Возьмите очень сонного человека, Эсме, и он наверняка сумеет сохранить все свои та… все тэ-а-эл-а-эн-тэ-ы в целости.
Губки — ах, в глазах листва
Когда зазвонил телефон, седой спросил девушку — и почтения в его голосе было маловато, — может, ему почему-либо не стоит снимать трубку. Девушка услышала как бы издалека и обратила к нему лицо: один глаз — с той стороны, где свет, — прижмурен, а открытый, сколь бы неискренне открыт ни был, распахнут очень широко и такой при этом синий, что чуть ли не фиалковый. Седой попросил ее побыстрее, и она приподнялась на правом локте — но не очень поспешно, чтобы только движение не выглядело формальным. Левой рукой она отмела со лба волосы и сказала:
— Господи. Откуда я знаю? В смысле — ты сам как думаешь?

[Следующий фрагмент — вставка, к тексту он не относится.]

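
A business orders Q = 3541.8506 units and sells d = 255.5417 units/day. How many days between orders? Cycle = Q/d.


Cycle = 3541.8506 / 255.5417 = 13.8602

13.8602 days


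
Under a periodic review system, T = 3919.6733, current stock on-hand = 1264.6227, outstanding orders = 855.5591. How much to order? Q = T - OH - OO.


Inventory position = OH + OO = 1264.6227 + 855.5591 = 2120.1818
Q = 3919.6733 - 2120.1818 = 1799.4915

1799.4915 units


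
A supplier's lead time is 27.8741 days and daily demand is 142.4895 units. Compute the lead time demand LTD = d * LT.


LTD = 142.4895 * 27.8741 = 3971.7666

3971.7666 units


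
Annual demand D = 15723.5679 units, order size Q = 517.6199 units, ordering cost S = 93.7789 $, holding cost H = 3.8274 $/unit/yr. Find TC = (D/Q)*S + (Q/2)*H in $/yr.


Ordering cost = D*S/Q = 2848.6905
Holding cost = Q*H/2 = 990.5692
TC = 2848.6905 + 990.5692 = 3839.2597

3839.2597 $/yr


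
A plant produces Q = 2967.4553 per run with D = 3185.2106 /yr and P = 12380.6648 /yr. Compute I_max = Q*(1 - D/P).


D/P = 0.2573
1 - D/P = 0.7427
I_max = 2967.4553 * 0.7427 = 2204.0092

2204.0092 units


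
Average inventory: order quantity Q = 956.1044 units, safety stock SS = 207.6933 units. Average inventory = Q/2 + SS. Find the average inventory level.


Q/2 = 478.0522
Avg = 478.0522 + 207.6933 = 685.7455

685.7455 units


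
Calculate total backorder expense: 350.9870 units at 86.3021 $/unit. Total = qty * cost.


Total = 350.9870 * 86.3021 = 30290.9152

30290.9152 $


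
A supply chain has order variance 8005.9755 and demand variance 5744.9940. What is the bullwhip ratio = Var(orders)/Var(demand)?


BW = 8005.9755 / 5744.9940 = 1.3936

1.3936


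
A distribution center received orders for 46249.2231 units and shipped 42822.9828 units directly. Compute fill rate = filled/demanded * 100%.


FR = 42822.9828 / 46249.2231 * 100 = 92.5918

92.5918%


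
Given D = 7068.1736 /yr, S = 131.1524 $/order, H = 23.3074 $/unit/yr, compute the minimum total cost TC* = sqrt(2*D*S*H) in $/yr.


2*D*S*H = 43212289.3139
TC* = sqrt(43212289.3139) = 6573.6055

6573.6055 $/yr


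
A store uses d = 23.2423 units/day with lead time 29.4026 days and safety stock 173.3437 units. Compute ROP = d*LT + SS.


d*LT = 23.2423 * 29.4026 = 683.3840
ROP = 683.3840 + 173.3437 = 856.7277

856.7277 units


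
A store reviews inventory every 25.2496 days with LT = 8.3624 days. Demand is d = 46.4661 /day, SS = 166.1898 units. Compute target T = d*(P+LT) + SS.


P + LT = 33.6120
d*(P+LT) = 46.4661 * 33.6120 = 1561.8186
T = 1561.8186 + 166.1898 = 1728.0084

1728.0084 units


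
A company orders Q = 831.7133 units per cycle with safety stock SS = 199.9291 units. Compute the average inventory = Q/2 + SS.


Q/2 = 415.8567
Avg = 415.8567 + 199.9291 = 615.7858

615.7858 units


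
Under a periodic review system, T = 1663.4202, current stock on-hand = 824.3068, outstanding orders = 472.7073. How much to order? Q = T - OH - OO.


Inventory position = OH + OO = 824.3068 + 472.7073 = 1297.0141
Q = 1663.4202 - 1297.0141 = 366.4061

366.4061 units


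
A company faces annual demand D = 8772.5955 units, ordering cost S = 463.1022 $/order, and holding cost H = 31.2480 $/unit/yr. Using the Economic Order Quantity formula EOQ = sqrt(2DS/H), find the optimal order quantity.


2*D*S = 2 * 8772.5955 * 463.1022 = 8125216.5515
2*D*S/H = 260023.5712
EOQ = sqrt(260023.5712) = 509.9251

509.9251 units


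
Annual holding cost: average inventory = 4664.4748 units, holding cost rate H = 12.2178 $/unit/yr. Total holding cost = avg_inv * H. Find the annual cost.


Cost = 4664.4748 * 12.2178 = 56989.6202

56989.6202 $/yr


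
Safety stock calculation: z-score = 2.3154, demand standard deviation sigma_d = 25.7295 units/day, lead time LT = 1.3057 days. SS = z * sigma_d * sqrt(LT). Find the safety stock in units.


sqrt(LT) = sqrt(1.3057) = 1.1427
SS = 2.3154 * 25.7295 * 1.1427 = 68.0737

68.0737 units


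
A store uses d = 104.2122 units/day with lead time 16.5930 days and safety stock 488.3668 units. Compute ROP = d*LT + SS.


d*LT = 104.2122 * 16.5930 = 1729.1930
ROP = 1729.1930 + 488.3668 = 2217.5598

2217.5598 units


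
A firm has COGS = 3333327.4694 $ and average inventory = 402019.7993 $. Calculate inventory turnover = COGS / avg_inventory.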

Седой ответил, что как ни взгляни, а разницы пшик, и левой рукой скользнул под локоть, на который девушка опиралась, пробрался пальцами вверх по ее руке изнутри, меж теплым предплечьем и грудной клеткой. Правой рукой потянулся к телефону. Чтобы не шарить, ему пришлось чуть приподняться, и затылком он задел абажур. В тот миг свет чрезвычайно, хоть и чересчур наглядно льстил его почти совсем белым сединам. Хоть волосы теперь и спутались, очевидно, их недавно стригли — или, скорее, приводили в порядок. На висках и затылке подравнивали по обычаю коротко, а по бокам и на макушке оставили длинновато, и выглядело вообще-то слегка «солидно».
— Алло? — звучно произнес он в трубку. Девушка наблюдала за ним, по-прежнему опираясь на локоть. Глаза ее, скорее просто открытые, нежели настороженные или задумчивые, отражали в основном лишь собственный размер и цвет.
Из трубки донесся мужской голос — окаменелый, однако грубо, почти непристойно торопливый по случаю разговора:
— Ли? Разбудил?
Седой коротко глянул влево, на девушку.
— Кто это? — спросил он. — Артур?
— Ну… Разбудил?
— Нет-нет. Лежу читаю. Что-то случилось?
— Точно не разбудил? Ей-богу?
— Нет-нет — абсолютно, — сказал седой. — Вообще-то я теперь в среднем часа по четыре вшивых…
— Я чего звоню, Ли, — ты случайно не заметил, когда Джоанн уходила? Она случайно не с Элленбогенами ушла?
Седой снова глянул влево, но повыше, поверх девушки, которая теперь наблюдала за ним — ни дать ни взять юный голубоглазый ирландский полисмен.